Although the modern radio telemetry products are extremely reliable there is always the chance something can go wrong. When used in a safety system e.g. a plant emergency shut-down mechanism, it becomes imperative to ensure the signal gets through regardless of any failure. If the signal is not getting through the design must execute a shut down as a safety measure.
There are two issues that may be a concern to the safety engineer of such a plant. The first is failure of any one item as well as the notification of such a failure. The second is possible interference from another system that may render the link inoperative. An extension of this is the possibility that the interfering system may issue the shutdown command.
When designing the system all the above factors need to be taken into account. Taking the issue of interference first (as this is a radio link), we'll tackle the question of licensed vs non-licensed. A licensed frequency only offers one advantage over non-licensed - the frequency is semi-exclusively for your use for a limited range (usually ±50km). As there are only 4 units operating on the frequency it is highly likely you will not be granted exclusive use and will have to co-exist with other users.
If you are fortunate to get exclusive use within your operating area you are probably a little less prone to interference but not immune to it. If you do have interference and it happens to be on your frequency then you have the bother of locating and then having the offending party taken off the air.
skim frequencies offer a number of advantages. There is a whole spectrum to choose from (458.5-458.95 in the UK), and should you suffer interference you merely have to program the units to a different part of the allowed range. If you decide to operate at two seperate frequencies (although in this design you lose half the cross-check features) then there are no extra costs of acquiring the second frequency.
Having accepted that operating on a licence-free frequency is acceptable we need to focus on ensuring the system is not open to false triggering. The design philosophy used here is shutdown will be executed upon receipt of two complimentary signals. If only one signal is received an alarm will sound warning a supervisor of a pending problem or failure. There are effectively two issues with this design being the physical system configuration as well as the system software parameters e.g. system and unit addresses. We will cover the software settings first.

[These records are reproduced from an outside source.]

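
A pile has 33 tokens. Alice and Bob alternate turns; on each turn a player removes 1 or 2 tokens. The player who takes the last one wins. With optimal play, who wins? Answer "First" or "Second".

i:   0  1  2  3  4  5  6  7  8  9 10 11 12 13 14 15 16 17 18 19 20 21 22 23 24 25 26 27 28 29 30 31 32 33
     L  W  W  L  W  W  L  W  W  L  W  W  L  W  W  L  W  W  L  W  W  L  W  W  L  W  W  L  W  W  L  W  W  L
Position 33 is L, so the second player wins.

Second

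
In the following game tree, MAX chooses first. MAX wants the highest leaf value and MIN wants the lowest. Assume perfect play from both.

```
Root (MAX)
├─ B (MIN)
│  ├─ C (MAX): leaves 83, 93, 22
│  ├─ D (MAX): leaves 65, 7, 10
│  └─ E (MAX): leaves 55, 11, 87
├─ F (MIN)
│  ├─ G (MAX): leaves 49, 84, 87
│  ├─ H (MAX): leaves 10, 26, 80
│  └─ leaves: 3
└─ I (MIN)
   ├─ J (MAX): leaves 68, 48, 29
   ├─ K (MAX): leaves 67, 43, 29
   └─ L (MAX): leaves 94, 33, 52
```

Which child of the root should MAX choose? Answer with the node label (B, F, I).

C (MAX): max(83, 93, 22) = 93
D (MAX): max(65, 7, 10) = 65
E (MAX): max(55, 11, 87) = 87
B (MIN): min(93, 65, 87) = 65
G (MAX): max(49, 84, 87) = 87
H (MAX): max(10, 26, 80) = 80
F (MIN): min(87, 80, 3) = 3
J (MAX): max(68, 48, 29) = 68
K (MAX): max(67, 43, 29) = 67
L (MAX): max(94, 33, 52) = 94
I (MIN): min(68, 67, 94) = 67
Root (MAX): max(65, 3, 67) = 67
MAX picks the child with the highest value: I (value 67).

I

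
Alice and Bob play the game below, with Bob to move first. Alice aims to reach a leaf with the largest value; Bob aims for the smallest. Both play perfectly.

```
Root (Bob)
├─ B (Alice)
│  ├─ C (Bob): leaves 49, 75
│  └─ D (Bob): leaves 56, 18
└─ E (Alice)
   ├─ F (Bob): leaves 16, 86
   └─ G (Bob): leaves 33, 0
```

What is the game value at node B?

49

C: min(49, 75) = 49
D: min(56, 18) = 18
B: max(49, 18) = 49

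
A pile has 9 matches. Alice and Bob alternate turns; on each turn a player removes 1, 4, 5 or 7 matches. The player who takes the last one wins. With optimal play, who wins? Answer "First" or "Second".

First

Positions where the player to move wins (W) vs loses (L):
i:   0  1  2  3  4  5  6  7  8  9
     L  W  L  W  W  W  W  W  L  W
Position 9 is W, so the first player wins.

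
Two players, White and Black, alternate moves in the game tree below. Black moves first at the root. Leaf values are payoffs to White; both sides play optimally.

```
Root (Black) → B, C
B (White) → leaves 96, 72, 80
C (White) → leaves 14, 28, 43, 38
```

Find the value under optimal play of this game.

43

B (White): max(96, 72, 80) = 96
C (White): max(14, 28, 43, 38) = 43
Root (Black): min(96, 43) = 43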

It appears to be human nature to want to program system addresses starting at 1. This opens one up to all sorts of possible problems. If you are installing all the systems in one area then you can ensure each has different address, but if not then there is a high chance you will receive commands from another system (if also set to system address 1). A rule that has worked well with many is to set the system address to the last 4 numbers of the telephone number where the host is located. There is a mathematical model to try and calculate the possibility of the number reoccurring within your area, but the result is probably worth nothing more then a waste of time. As an added measure one can also start at the highest accepted unit number and work down - also not a human approach to things.

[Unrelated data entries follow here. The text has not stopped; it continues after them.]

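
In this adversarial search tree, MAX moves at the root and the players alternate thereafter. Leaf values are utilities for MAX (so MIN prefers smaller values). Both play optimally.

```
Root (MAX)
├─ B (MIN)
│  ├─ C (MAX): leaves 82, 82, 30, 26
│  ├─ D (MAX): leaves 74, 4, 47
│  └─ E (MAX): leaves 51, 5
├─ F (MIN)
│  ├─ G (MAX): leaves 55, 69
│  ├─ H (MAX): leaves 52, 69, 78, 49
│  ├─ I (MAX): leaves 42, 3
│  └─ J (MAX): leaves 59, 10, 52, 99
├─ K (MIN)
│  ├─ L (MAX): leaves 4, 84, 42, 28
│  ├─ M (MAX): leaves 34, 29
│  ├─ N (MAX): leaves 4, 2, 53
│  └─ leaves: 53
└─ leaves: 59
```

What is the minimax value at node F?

G: max(55, 69) = 69
H: max(52, 69, 78, 49) = 78
I: max(42, 3) = 42
J: max(59, 10, 52, 99) = 99
F: min(69, 78, 42, 99) = 42

42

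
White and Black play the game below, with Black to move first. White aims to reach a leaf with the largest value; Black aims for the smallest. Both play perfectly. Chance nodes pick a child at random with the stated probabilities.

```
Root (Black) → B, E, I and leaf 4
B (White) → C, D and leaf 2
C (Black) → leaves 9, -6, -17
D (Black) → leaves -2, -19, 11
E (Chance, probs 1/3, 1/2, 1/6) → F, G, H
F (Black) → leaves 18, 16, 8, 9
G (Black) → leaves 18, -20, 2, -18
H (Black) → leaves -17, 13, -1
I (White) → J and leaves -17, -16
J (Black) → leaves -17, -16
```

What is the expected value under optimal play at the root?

C (Black): min(9, -6, -17) = -17
D (Black): min(-2, -19, 11) = -19
B (White): max(-17, -19, 2) = 2
F (Black): min(18, 16, 8, 9) = 8
G (Black): min(18, -20, 2, -18) = -20
H (Black): min(-17, 13, -1) = -17
E (Chance): 1/3·8 + 1/2·-20 + 1/6·-17 = -10.17
J (Black): min(-17, -16) = -17
I (White): max(-17, -17, -16) = -16
Root (Black): min(2, -10.17, -16, 4) = -16

-16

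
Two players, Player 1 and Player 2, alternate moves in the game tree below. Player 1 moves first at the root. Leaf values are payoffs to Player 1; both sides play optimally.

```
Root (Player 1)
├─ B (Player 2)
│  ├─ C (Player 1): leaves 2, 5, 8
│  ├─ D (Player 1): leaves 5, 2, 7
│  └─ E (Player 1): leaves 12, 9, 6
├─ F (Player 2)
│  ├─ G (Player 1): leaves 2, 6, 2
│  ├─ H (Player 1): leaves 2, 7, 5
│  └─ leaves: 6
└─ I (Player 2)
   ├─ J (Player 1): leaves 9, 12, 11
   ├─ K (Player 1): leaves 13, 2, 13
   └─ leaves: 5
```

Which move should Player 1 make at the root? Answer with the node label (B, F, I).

C (Player 1): max(2, 5, 8) = 8
D (Player 1): max(5, 2, 7) = 7
E (Player 1): max(12, 9, 6) = 12
B (Player 2): min(8, 7, 12) = 7
G (Player 1): max(2, 6, 2) = 6
H (Player 1): max(2, 7, 5) = 7
F (Player 2): min(6, 7, 6) = 6
J (Player 1): max(9, 12, 11) = 12
K (Player 1): max(13, 2, 13) = 13
I (Player 2): min(12, 13, 5) = 5
Root (Player 1): max(7, 6, 5) = 7
Player 1 picks the child with the highest value: B (value 7).

B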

The software configuration is simply inputs 1 & 2 of unit 1 are mapped to outputs 1 & 2 of both units 1a and 1b. Similarly inputs 3 & 4 of unit 2 are mapped to outputs 3 & 4 of units 1a & 1b. Outputs 2 & 4 of both 1a & 2a are configured to reset after an acceptable period of no updates. These indicate link failures.
On the hardware front the design has the shutdown signal on input 1 of unit 1 and input 3 of unit 2. This will correspond to the outputs used on the opposite side, this combination being highly unlikely in any system within earshot of yours. It will also be noticed that the shutdown is brought from two contacts on the shutdown switch to cater for the possible welding or rusting closed of a contact.

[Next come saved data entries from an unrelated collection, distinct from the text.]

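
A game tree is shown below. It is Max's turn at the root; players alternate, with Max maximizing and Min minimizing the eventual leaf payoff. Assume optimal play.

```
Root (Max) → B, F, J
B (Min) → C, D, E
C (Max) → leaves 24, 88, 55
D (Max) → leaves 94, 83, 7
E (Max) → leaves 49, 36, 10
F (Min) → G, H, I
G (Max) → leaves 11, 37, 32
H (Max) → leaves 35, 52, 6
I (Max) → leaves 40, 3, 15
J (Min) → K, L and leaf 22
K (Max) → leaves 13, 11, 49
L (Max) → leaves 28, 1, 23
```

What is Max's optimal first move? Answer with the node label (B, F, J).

B

C (Max): max(24, 88, 55) = 88
D (Max): max(94, 83, 7) = 94
E (Max): max(49, 36, 10) = 49
B (Min): min(88, 94, 49) = 49
G (Max): max(11, 37, 32) = 37
H (Max): max(35, 52, 6) = 52
I (Max): max(40, 3, 15) = 40
F (Min): min(37, 52, 40) = 37
K (Max): max(13, 11, 49) = 49
L (Max): max(28, 1, 23) = 28
J (Min): min(49, 28, 22) = 22
Root (Max): max(49, 37, 22) = 49
Max picks the child with the highest value: B (value 49).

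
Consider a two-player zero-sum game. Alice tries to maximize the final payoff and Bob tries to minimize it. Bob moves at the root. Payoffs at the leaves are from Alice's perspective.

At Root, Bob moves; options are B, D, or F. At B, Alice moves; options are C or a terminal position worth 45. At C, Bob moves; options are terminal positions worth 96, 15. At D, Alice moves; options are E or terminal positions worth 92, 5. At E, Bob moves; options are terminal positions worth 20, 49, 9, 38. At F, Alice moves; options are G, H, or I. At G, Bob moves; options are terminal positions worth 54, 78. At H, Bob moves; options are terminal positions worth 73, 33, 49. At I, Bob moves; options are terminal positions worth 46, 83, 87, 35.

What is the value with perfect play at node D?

E: min(20, 49, 9, 38) = 9
D: max(9, 92, 5) = 92

92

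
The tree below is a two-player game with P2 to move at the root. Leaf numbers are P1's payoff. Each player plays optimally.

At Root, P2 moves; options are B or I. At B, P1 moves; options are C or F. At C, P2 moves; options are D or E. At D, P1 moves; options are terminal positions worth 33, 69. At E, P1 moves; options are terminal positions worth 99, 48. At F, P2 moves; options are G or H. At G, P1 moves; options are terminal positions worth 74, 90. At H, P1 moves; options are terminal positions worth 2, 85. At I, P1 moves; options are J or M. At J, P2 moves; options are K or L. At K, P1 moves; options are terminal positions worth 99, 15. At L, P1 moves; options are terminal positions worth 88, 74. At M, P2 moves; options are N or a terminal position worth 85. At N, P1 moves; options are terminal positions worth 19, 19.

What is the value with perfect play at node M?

N: max(19, 19) = 19
M: min(19, 85) = 19

19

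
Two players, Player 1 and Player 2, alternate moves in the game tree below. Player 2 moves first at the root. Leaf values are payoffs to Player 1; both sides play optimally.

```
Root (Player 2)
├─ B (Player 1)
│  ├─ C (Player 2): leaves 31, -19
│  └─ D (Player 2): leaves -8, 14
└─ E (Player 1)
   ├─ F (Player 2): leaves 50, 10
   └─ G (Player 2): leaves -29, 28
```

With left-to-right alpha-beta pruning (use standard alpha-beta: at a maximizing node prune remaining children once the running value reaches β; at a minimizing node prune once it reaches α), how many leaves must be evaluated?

C [α=-∞,β=+∞]: v=-19
D [α=-19,β=+∞]: v=-8
B [α=-∞,β=+∞]: v=-8
F [α=-∞,β=-8]: v=10
E [α=-∞,β=-8]: v=10 after child 1 ≥ β → β-cutoff, skip 1
Root [α=-∞,β=+∞]: v=-8
Leaves evaluated: 6 of 8.

6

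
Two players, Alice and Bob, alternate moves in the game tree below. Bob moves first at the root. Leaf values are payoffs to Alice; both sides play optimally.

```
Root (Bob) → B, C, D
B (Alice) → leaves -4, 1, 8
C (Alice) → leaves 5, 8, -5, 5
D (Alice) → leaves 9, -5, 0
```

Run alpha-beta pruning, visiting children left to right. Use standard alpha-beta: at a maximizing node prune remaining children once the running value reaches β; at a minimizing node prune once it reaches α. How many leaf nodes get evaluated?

6

B [α=-∞,β=+∞]: v=8
C [α=-∞,β=8]: v=8 after child 2 ≥ β → β-cutoff, skip 2
D [α=-∞,β=8]: v=9 after child 1 ≥ β → β-cutoff, skip 2
Root [α=-∞,β=+∞]: v=8
Leaves evaluated: 6 of 10.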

The outputs are wired in such a way that any failure of the system will raise an alarm with total failure forcing a shutdown. Note that all relays on the outputs are normally open and are held closed when the system is active. This will therefore cause a shutdown should any one part of the system lose power, the link fails, or the shutdown signal made active.
The Elpro 105U-1 lends itself superbly to this type of link and is used as the basis in the design of this remote shutdown link.